4. From a simulated folder on disk, to another folder. This mode is useful for development of both ModrawVis but more importantly, other Matlab-based visualization tools without the physical data acquisition infrastructure.

ModrawSim

This is the legacy modraw file simulator written in Swift. It has since been superceded by the Python ModrawServer, but it does have the key features of streaming whole modraw packets and attempting to reproduce the original time flow based on packet timestamps (such as they are).

Command line parameters:

USAGE: sim --input-file-path <input-file-path> --output-file-path <output-file-path> [--speed <multiplier>]

OPTIONS:
  -i, --input-file-path <input-file-path>
                          Input .modraw file path, or folder to scan for
                          .modraw files.
  -o, --output-file-path <output-file-path>
                          Output .modraw file path, or folder to write to.
  -s, --speed <multiplier>
                          Time multiplier. (default: 1.0)
  -h, --help              Show help information.

Building and invoking:

./ModrawSim/build.sh
ModrawSim -i original.modraw -o simulated.modraw -s 2
ModrawSim -i ./one_folder -o ./another_folder

build.sh automatically installs ModrawSim to /usr/local/bin so it becomes immediately available on the command line.

Output can be a single .modraw file (which is permitted only if the input is a single .modraw file as well), or more flexibly it may be a folder.
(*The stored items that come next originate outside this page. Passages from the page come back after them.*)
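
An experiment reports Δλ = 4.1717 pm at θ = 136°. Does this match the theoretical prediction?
Yes, consistent

Calculate the expected shift for θ = 136°:

Δλ_expected = λ_C(1 - cos(136°))
Δλ_expected = 2.4263 × (1 - cos(136°))
Δλ_expected = 2.4263 × 1.7193
Δλ_expected = 4.1717 pm

Given shift: 4.1717 pm
Expected shift: 4.1717 pm
Difference: 0.0000 pm

The values match. This is consistent with Compton scattering at the stated angle.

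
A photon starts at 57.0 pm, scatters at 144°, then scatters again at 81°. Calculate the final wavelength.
63.4360 pm

Apply Compton shift twice:

First scattering at θ₁ = 144°:
Δλ₁ = λ_C(1 - cos(144°))
Δλ₁ = 2.4263 × 1.8090
Δλ₁ = 4.3892 pm

After first scattering:
λ₁ = 57.0 + 4.3892 = 61.3892 pm

Second scattering at θ₂ = 81°:
Δλ₂ = λ_C(1 - cos(81°))
Δλ₂ = 2.4263 × 0.8436
Δλ₂ = 2.0468 pm

Final wavelength:
λ₂ = 61.3892 + 2.0468 = 63.4360 pm

Total shift: Δλ_total = 4.3892 + 2.0468 = 6.4360 pm

(Intermediate values are shown rounded; full precision is carried through to the final answer.)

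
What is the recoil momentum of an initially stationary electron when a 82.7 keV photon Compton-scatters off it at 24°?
1.8261e-23 kg·m/s

The electron is initially at rest, so by conservation of momentum:
p⃗_e = p⃗₀ − p⃗'  (incident photon momentum minus scattered photon momentum)

Photon momentum magnitudes (p = h/λ = E/c):
λ₀ = hc/E₀ = 14.9920 pm → p₀ = h/λ₀ = 4.4197e-23 kg·m/s
Δλ = λ_C(1 − cos 24°) = 0.2098 pm
λ' = 15.2018 pm → p' = h/λ' = 4.3587e-23 kg·m/s

The scattered photon makes angle θ = 24° with the incident direction, so by the law of cosines:
|p⃗_e|² = p₀² + p'² − 2p₀p'cos θ
|p⃗_e|² = (4.4197e-23)² + (4.3587e-23)² − 2·4.4197e-23·4.3587e-23·cos(24°)
|p⃗_e| = 1.8261e-23 kg·m/s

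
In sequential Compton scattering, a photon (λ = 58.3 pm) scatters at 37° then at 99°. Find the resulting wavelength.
61.5944 pm

Apply Compton shift twice:

First scattering at θ₁ = 37°:
Δλ₁ = λ_C(1 - cos(37°))
Δλ₁ = 2.4263 × 0.2014
Δλ₁ = 0.4886 pm

After first scattering:
λ₁ = 58.3 + 0.4886 = 58.7886 pm

Second scattering at θ₂ = 99°:
Δλ₂ = λ_C(1 - cos(99°))
Δλ₂ = 2.4263 × 1.1564
Δλ₂ = 2.8059 pm

Final wavelength:
λ₂ = 58.7886 + 2.8059 = 61.5944 pm

Total shift: Δλ_total = 0.4886 + 2.8059 = 3.2944 pm

(Intermediate values are shown rounded; full precision is carried through to the final answer.)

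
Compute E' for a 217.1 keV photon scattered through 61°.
178.1142 keV

First convert energy to wavelength:
λ = hc/E, with hc ≈ 1239.842 keV·pm (i.e. 1239.842 eV·nm)

For E = 217.1 keV = 217100 eV:
λ = 1239.842 keV·pm / 217.1 keV
λ = 5.7109 pm

Calculate the Compton shift:
Δλ = λ_C(1 - cos(61°)) = 2.4263 × 0.5152
Δλ = 1.2500 pm

Final wavelength:
λ' = 5.7109 + 1.2500 = 6.9609 pm

Final energy:
E' = hc/λ' = 1239.842 / 6.9609 = 178.1142 keV

(Intermediate values are shown rounded; full precision is carried through to the final answer.)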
If this folder doesn't exist it gets created. If the output folder already contains the same files about to be simulated based on the contents of the input folder, those files are deleted, however any files with different names already present in the output folder will be preserved. This is to both avoid data loss while making repeated simulations painless during development.

WinchApp

This is the existing iPad app used at the winch to display real time CTD and winch data.

We have added support for displaying a fixed scale graph of the last few seconds of Z acceleration data (A1) so the winch operator can receive real time feedback.

This data (EPSI A1) is available in the data acquisition app running on DEV1 and having that app send this additional data alonside the CTD Depth information on the same UDP channel would have made most architectural sense. To reduce the risk of data loss by changing the acquisition software with no test infrastructure, we made the decision to get this data from the visualization app instead (ModrawVis). A similar UDP channel is used and a snapshot of the last 5 seconds is compacted in <200 bytes in each packet. This architectural decision will be trivial to change in the future.

SiqualikScripts

This is a collection of scripts used during the MOTIVE (Nov 2024) Cruise on the R/V Sikuliaq.

• ParseAndUpload.py - listens to ship telemetry over different UDP ports and uploads various data (SOG, course, heading, depth, and inferred current data and SOW) to the FCTD/EPSI note taking Google Sheet.
• WireWalkerEmails.py - downloads positioning data that the wire walkers were reporting over E-mail and stores it as .csv in a different file per wire walker.
• download_currents.sh - simple script to automate downloading of current information snapshots during c-pie deployments.